Now we need to determine the final combined velocity of the two cars to analyze the collision. We can use the formula: $$v^2 = u^2 + 2 * a * s$$ Here, \(v\) is the final velocity, \(u\) is the initial velocity, \(a\) is the acceleration, and \(s\) is the distance covered. Since the cars came to a stop after skidding, \(v=0\) Rearrange the equation to find the initial velocity: $$u=\sqrt{- 2 * a * s}$$ We'll now calculate the initial velocity using the distance \(s=17\,\text{m}\) and acceleration found in step 2: \(u = \sqrt{- 2 * a * 17}\) The direction of the velocity is \(30^\circ\) north of west.

Analyze the collision using conservation of momentum

Now we will use conservation of momentum to determine the initial velocities of the individual cars: $$m_1\vec{v}_1 + m_2\vec{v}_2 = (m_1 + m_2)\vec{v_f}$$ Let the initial velocities of the two cars be \(\vec{v}_{1i}\) and \(\vec{v}_{2i}\). We know the final velocity \(\vec{v}_f\) and their masses \(m_1\) and \(m_2\). Separate the equation into two components (north and west): $$\begin{cases} 1100 * v_{1i_{West}} + 0 = (1100 + 1300) * v_f * \cos(30^\circ) \\ 0 + 1300 * v_{2i_{North}} = (1100 + 1300) * v_f * \sin(30^\circ) \end{cases}$$ Solve the system of equations for \(v_{1i_{West}}\) and \(v_{2i_{North}}\): $$\begin{cases} v_{1i_{West}} = (1100 + 1300) * v_f * \cos(30^\circ) /1100 \\ v_{2i_{North}} = (1100 + 1300) * v_f * \sin(30^\circ) /1300 \end{cases}$$ Calculate the initial velocities using the final velocity found in step 3: \(v_{1i_{West}} = (1100 + 1300) * u * \cos(30^\circ) /1100\) \(v_{2i_{North}} = (1100 + 1300) * u * \sin(30^\circ) /1300\)

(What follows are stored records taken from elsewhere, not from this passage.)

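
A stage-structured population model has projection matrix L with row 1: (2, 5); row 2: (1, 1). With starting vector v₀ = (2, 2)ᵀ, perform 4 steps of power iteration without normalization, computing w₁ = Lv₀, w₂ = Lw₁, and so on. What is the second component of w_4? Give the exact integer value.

w1 = Lv₀ = (2·2 + 5·2; 1·2 + 1·2) = (14, 4)
w2 = Lw1 = (2·14 + 5·4; 1·14 + 1·4) = (48, 18)
w3 = Lw2 = (186, 66)
w4 = Lw3 = (702, 252)
The requested component of w4 is 252.

252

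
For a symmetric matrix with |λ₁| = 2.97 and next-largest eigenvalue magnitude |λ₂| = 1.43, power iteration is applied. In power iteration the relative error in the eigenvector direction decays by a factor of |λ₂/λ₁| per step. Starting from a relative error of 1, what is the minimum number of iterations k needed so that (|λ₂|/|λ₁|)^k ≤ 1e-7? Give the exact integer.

|λ₂/λ₁| = 1.43/2.97 = 0.48148
Need k ≥ ln(1e-7) / ln(0.48148) = -16.1181 / -0.7309 ≈ 22.053
Smallest integer k satisfying the bound: 23

23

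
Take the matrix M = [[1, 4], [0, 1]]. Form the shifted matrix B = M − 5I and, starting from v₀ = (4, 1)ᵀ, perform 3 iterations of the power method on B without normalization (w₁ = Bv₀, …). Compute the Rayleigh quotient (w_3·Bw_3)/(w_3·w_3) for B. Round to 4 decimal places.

B = M − 5I has rows (-4, 4); (0, -4)
w1 = Bv₀ = (-12, -4)
w2 = Bw1 = (32, 16)
w3 = Bw2 = (-64, -64)
Bw3 = (0, 256)
w3·Bw3 = -16384; w3·w3 = 8192; μ ≈ -16384/8192 = -2.0000

-2.0000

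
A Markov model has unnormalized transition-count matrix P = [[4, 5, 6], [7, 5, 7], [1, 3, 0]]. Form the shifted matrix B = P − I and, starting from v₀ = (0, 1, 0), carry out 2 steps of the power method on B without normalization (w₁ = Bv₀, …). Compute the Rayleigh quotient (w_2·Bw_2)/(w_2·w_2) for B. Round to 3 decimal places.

B = P − I has rows (3, 5, 6); (7, 4, 7); (1, 3, -1)
w1 = Bv₀ = (5, 4, 3)
w2 = Bw1 = (53, 72, 14)
Bw2 = (603, 757, 255)
w2·Bw2 = 90033; w2·w2 = 8189; μ ≈ 90033/8189 = 10.994

μ ≈ 10.994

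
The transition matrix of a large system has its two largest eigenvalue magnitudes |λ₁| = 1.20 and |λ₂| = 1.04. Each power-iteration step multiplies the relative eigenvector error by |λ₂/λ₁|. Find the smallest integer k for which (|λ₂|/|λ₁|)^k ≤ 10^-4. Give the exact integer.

|λ₂/λ₁| = 1.04/1.20 = 0.86667
Need k ≥ ln(10^-4) / ln(0.86667) = -9.2103 / -0.1431 ≈ 64.363
Smallest integer k satisfying the bound: 65

65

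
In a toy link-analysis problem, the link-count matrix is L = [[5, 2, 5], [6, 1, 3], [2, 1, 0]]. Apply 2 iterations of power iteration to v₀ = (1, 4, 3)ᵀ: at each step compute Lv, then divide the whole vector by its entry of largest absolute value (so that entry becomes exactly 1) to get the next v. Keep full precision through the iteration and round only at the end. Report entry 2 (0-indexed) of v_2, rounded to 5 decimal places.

0.36058

Lv0 = (28.000000, 19.000000, 6.000000); divide by 28.000000 → v1 = (1.000000, 0.678571, 0.214286)
Lv1 = (7.428571, 7.321429, 2.678571); divide by 7.428571 → v2 = (1.000000, 0.985577, 0.360577)
Requested entry of v2: 75/208 = 0.36058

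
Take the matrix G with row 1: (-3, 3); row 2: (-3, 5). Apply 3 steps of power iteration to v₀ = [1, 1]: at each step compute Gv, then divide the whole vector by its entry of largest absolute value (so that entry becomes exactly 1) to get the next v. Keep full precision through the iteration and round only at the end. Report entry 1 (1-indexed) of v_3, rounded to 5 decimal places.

0.37500

Gv0 = (0.000000, 2.000000); divide by 2.000000 → v1 = (0.000000, 1.000000)
Gv1 = (3.000000, 5.000000); divide by 5.000000 → v2 = (0.600000, 1.000000)
Gv2 = (1.200000, 3.200000); divide by 3.200000 → v3 = (0.375000, 1.000000)
Requested entry of v3: 12/32 = 0.37500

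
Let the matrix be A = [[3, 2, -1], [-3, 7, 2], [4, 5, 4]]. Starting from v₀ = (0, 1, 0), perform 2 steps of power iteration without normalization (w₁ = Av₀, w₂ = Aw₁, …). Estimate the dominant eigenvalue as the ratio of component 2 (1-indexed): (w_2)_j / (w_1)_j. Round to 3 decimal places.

λ ≈ 7.571

w1 = Av₀ = (3·0 + 2·1 + (-1)·0; (-3)·0 + 7·1 + 2·0; 4·0 + 5·1 + 4·0) = (2, 7, 5)
w2 = Aw1 = (3·2 + 2·7 + (-1)·5; (-3)·2 + 7·7 + 2·5; 4·2 + 5·7 + 4·5) = (15, 53, 63)
Ratio at component: 53 / 7 = 7.571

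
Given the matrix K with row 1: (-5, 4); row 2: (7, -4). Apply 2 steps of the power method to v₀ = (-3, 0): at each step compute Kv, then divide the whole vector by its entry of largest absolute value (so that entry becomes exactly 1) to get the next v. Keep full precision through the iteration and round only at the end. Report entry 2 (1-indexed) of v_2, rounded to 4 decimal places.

Kv0 = (15.00000, -21.00000); divide by -21.00000 → v1 = (-0.71429, 1.00000)
Kv1 = (7.57143, -9.00000); divide by -9.00000 → v2 = (-0.84127, 1.00000)
Requested entry of v2: 189/189 = 1.0000

1.0000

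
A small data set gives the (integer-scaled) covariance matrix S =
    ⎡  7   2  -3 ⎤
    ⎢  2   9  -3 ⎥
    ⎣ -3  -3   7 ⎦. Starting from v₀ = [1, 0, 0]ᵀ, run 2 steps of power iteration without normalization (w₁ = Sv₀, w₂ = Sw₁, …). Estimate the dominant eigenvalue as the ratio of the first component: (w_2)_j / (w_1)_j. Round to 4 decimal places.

w1 = Sv₀ = (7·1 + 2·0 + (-3)·0; 2·1 + 9·0 + (-3)·0; (-3)·1 + (-3)·0 + 7·0) = (7, 2, -3)
w2 = Sw1 = (7·7 + 2·2 + (-3)·(-3); 2·7 + 9·2 + (-3)·(-3); (-3)·7 + (-3)·2 + 7·(-3)) = (62, 41, -48)
Ratio at component: 62 / 7 = 8.8571

λ ≈ 8.8571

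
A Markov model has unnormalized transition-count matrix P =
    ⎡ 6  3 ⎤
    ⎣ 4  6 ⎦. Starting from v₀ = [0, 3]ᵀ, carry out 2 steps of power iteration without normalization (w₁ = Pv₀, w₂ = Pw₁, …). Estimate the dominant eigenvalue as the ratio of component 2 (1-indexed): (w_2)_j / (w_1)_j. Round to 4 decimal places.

w1 = Pv₀ = (9, 18)
w2 = Pw1 = (108, 144)
Ratio at component: 144 / 18 = 8.0000

8.0000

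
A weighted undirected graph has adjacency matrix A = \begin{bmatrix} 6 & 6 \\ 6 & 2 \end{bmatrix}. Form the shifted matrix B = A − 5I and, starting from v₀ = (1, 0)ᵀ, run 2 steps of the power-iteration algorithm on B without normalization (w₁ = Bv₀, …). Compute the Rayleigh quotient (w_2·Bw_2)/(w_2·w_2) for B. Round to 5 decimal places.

μ ≈ -2.90218

B = A − 5I has rows (1, 6); (6, -3)
w1 = Bv₀ = (1, 6)
w2 = Bw1 = (37, -12)
Bw2 = (-35, 258)
w2·Bw2 = -4391; w2·w2 = 1513; μ ≈ -4391/1513 = -2.90218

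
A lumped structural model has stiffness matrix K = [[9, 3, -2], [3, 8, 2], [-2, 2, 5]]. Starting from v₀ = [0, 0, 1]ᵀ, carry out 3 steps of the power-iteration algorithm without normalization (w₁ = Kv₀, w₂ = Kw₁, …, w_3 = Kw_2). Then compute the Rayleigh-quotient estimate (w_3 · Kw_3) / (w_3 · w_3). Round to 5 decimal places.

w1 = Kv₀ = (9·0 + 3·0 + (-2)·1; 3·0 + 8·0 + 2·1; (-2)·0 + 2·0 + 5·1) = (-2, 2, 5)
w2 = Kw1 = (9·(-2) + 3·2 + (-2)·5; 3·(-2) + 8·2 + 2·5; (-2)·(-2) + 2·2 + 5·5) = (-22, 20, 33)
w3 = Kw2 = (-204, 160, 249)
Kw3 = (-1854, 1166, 1973)
w3·Kw3 = (-204)·(-1854) + 160·1166 + 249·1973 = 1056053; w3·w3 = (-204)·(-204) + 160·160 + 249·249 = 129217
λ ≈ 1056053/129217 = 8.17271

8.17271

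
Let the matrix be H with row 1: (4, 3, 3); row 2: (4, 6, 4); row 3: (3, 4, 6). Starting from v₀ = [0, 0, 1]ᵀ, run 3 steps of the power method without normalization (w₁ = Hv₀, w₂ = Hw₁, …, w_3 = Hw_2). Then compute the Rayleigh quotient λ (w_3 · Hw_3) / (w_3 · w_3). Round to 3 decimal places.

12.478

w1 = Hv₀ = (4·0 + 3·0 + 3·1; 4·0 + 6·0 + 4·1; 3·0 + 4·0 + 6·1) = (3, 4, 6)
w2 = Hw1 = (4·3 + 3·4 + 3·6; 4·3 + 6·4 + 4·6; 3·3 + 4·4 + 6·6) = (42, 60, 61)
w3 = Hw2 = (531, 772, 732)
Hw3 = (6636, 9684, 9073)
w3·Hw3 = 531·6636 + 772·9684 + 732·9073 = 17641200; w3·w3 = 531·531 + 772·772 + 732·732 = 1413769
λ ≈ 17641200/1413769 = 12.478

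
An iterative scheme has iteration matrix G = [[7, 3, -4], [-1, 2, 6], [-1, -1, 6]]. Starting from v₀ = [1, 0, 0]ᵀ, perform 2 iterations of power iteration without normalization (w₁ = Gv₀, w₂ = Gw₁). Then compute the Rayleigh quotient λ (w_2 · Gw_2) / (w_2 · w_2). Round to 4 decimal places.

7.3942

w1 = Gv₀ = (7·1 + 3·0 + (-4)·0; (-1)·1 + 2·0 + 6·0; (-1)·1 + (-1)·0 + 6·0) = (7, -1, -1)
w2 = Gw1 = (7·7 + 3·(-1) + (-4)·(-1); (-1)·7 + 2·(-1) + 6·(-1); (-1)·7 + (-1)·(-1) + 6·(-1)) = (50, -15, -12)
Gw2 = (353, -152, -107)
w2·Gw2 = 50·353 + (-15)·(-152) + (-12)·(-107) = 21214; w2·w2 = 50·50 + (-15)·(-15) + (-12)·(-12) = 2869
λ ≈ 21214/2869 = 7.3942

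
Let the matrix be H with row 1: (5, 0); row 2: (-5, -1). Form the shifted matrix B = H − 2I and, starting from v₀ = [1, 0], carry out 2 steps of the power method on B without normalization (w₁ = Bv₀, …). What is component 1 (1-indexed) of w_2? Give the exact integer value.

9

B = H − 2I has rows (3, 0); (-5, -3)
w1 = Bv₀ = (3, -5)
w2 = Bw1 = (9, 0)
Requested component of w2: 9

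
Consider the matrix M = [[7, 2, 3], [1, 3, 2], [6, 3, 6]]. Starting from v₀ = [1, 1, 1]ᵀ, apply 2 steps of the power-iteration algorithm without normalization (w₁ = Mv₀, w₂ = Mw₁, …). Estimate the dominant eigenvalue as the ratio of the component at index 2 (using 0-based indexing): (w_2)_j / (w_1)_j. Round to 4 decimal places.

w1 = Mv₀ = (7·1 + 2·1 + 3·1; 1·1 + 3·1 + 2·1; 6·1 + 3·1 + 6·1) = (12, 6, 15)
w2 = Mw1 = (7·12 + 2·6 + 3·15; 1·12 + 3·6 + 2·15; 6·12 + 3·6 + 6·15) = (141, 60, 180)
Ratio at component: 180 / 15 = 12.0000

12.0000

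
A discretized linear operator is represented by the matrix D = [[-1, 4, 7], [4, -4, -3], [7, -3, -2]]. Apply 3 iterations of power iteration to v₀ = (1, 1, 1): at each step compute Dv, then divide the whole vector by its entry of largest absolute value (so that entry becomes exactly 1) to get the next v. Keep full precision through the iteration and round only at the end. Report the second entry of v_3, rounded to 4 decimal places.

Dv0 = (10.00000, -3.00000, 2.00000); divide by 10.00000 → v1 = (1.00000, -0.30000, 0.20000)
Dv1 = (-0.80000, 4.60000, 7.50000); divide by 7.50000 → v2 = (-0.10667, 0.61333, 1.00000)
Dv2 = (9.56000, -5.88000, -4.58667); divide by 9.56000 → v3 = (1.00000, -0.61506, -0.47978)
Requested entry of v3: -441/717 = -0.6151

-0.6151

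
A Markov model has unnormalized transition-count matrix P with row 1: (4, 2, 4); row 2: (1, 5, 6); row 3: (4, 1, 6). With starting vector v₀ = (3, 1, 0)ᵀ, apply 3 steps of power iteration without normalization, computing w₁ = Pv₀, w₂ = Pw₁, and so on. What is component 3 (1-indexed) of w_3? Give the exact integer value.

w1 = Pv₀ = (4·3 + 2·1 + 4·0; 1·3 + 5·1 + 6·0; 4·3 + 1·1 + 6·0) = (14, 8, 13)
w2 = Pw1 = (4·14 + 2·8 + 4·13; 1·14 + 5·8 + 6·13; 4·14 + 1·8 + 6·13) = (124, 132, 142)
w3 = Pw2 = (1328, 1636, 1480)
The requested component of w3 is 1480.

1480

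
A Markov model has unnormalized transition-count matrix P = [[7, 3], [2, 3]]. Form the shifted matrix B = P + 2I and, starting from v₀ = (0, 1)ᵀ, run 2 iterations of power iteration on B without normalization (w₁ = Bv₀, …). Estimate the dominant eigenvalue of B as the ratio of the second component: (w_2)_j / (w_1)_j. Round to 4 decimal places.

B = P + 2I has rows (9, 3); (2, 5)
w1 = Bv₀ = (3, 5)
w2 = Bw1 = (42, 31)
Ratio: 31/5 = 6.2000

6.2000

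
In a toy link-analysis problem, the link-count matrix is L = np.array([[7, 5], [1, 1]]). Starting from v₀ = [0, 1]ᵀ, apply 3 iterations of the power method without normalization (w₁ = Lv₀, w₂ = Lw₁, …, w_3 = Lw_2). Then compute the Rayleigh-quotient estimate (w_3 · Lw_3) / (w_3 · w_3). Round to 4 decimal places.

w1 = Lv₀ = (5, 1)
w2 = Lw1 = (40, 6)
w3 = Lw2 = (310, 46)
Lw3 = (2400, 356)
w3·Lw3 = 310·2400 + 46·356 = 760376; w3·w3 = 310·310 + 46·46 = 98216
λ ≈ 760376/98216 = 7.7419

λ ≈ 7.7419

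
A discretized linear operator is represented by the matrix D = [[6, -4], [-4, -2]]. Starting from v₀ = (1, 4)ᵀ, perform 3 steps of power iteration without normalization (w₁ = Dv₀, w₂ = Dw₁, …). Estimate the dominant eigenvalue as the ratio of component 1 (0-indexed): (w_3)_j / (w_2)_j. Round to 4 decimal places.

λ ≈ -1.2500

w1 = Dv₀ = (6·1 + (-4)·4; (-4)·1 + (-2)·4) = (-10, -12)
w2 = Dw1 = (6·(-10) + (-4)·(-12); (-4)·(-10) + (-2)·(-12)) = (-12, 64)
w3 = Dw2 = (-328, -80)
Ratio at component: -80 / 64 = -1.2500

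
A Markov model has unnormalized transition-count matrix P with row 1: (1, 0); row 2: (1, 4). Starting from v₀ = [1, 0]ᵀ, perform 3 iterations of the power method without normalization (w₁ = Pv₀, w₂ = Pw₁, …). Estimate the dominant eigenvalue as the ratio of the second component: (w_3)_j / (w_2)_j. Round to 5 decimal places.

4.20000

w1 = Pv₀ = (1, 1)
w2 = Pw1 = (1, 5)
w3 = Pw2 = (1, 21)
Ratio at component: 21 / 5 = 4.20000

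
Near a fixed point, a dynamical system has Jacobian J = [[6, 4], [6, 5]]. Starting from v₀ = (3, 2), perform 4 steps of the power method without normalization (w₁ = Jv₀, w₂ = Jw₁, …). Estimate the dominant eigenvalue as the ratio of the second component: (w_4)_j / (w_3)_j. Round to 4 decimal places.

λ ≈ 10.4249

w1 = Jv₀ = (26, 28)
w2 = Jw1 = (268, 296)
w3 = Jw2 = (2792, 3088)
w4 = Jw3 = (29104, 32192)
Ratio at component: 32192 / 3088 = 10.4249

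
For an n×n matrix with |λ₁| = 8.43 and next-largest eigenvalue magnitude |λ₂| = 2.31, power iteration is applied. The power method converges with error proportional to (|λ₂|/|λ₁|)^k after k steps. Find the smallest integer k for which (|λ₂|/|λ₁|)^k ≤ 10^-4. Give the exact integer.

|λ₂/λ₁| = 2.31/8.43 = 0.27402
Need k ≥ ln(10^-4) / ln(0.27402) = -9.2103 / -1.2945 ≈ 7.115
Smallest integer k satisfying the bound: 8

8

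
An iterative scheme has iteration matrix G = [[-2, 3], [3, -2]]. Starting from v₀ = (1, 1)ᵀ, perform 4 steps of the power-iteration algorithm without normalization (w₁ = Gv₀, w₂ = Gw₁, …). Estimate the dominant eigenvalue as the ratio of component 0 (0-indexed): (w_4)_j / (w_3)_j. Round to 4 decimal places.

1.0000

w1 = Gv₀ = ((-2)·1 + 3·1; 3·1 + (-2)·1) = (1, 1)
w2 = Gw1 = ((-2)·1 + 3·1; 3·1 + (-2)·1) = (1, 1)
w3 = Gw2 = (1, 1)
w4 = Gw3 = (1, 1)
Ratio at component: 1 / 1 = 1.0000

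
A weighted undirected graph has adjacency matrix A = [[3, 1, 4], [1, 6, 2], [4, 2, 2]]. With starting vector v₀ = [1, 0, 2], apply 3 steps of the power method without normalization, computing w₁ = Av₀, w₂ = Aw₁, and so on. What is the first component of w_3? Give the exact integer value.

w1 = Av₀ = (11, 5, 8)
w2 = Aw1 = (70, 57, 70)
w3 = Aw2 = (547, 552, 534)
The requested component of w3 is 547.

547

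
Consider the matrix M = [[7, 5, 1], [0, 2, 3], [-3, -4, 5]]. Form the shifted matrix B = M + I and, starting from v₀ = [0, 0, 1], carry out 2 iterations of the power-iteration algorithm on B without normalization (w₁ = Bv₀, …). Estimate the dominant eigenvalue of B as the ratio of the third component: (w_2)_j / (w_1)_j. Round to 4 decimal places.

3.5000

B = M + I has rows (8, 5, 1); (0, 3, 3); (-3, -4, 6)
w1 = Bv₀ = (1, 3, 6)
w2 = Bw1 = (29, 27, 21)
Ratio: 21/6 = 3.5000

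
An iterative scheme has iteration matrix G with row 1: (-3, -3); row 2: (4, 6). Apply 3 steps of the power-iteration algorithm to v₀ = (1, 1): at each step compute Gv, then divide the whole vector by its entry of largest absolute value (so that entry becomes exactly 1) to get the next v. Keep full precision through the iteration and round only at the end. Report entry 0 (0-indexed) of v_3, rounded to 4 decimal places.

Gv0 = (-6.00000, 10.00000); divide by 10.00000 → v1 = (-0.60000, 1.00000)
Gv1 = (-1.20000, 3.60000); divide by 3.60000 → v2 = (-0.33333, 1.00000)
Gv2 = (-2.00000, 4.66667); divide by 4.66667 → v3 = (-0.42857, 1.00000)
Requested entry of v3: -72/168 = -0.4286

-0.4286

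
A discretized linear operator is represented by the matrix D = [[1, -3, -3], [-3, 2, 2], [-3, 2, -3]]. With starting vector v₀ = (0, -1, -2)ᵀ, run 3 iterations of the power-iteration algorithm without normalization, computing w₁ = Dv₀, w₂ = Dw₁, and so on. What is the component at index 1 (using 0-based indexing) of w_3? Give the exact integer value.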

Compare initial velocities to the speed limit

Convert the speed limit from km/h to m/s: \(70\,\text{km/h} = 70 * (1000/3600) \,\text{m/s}\) Now compare the initial velocities \(v_{1i_{West}}\) and \(v_{2i_{North}}\) with the speed limit. If either of the initial velocities is greater than the speed limit, the respective car was speeding.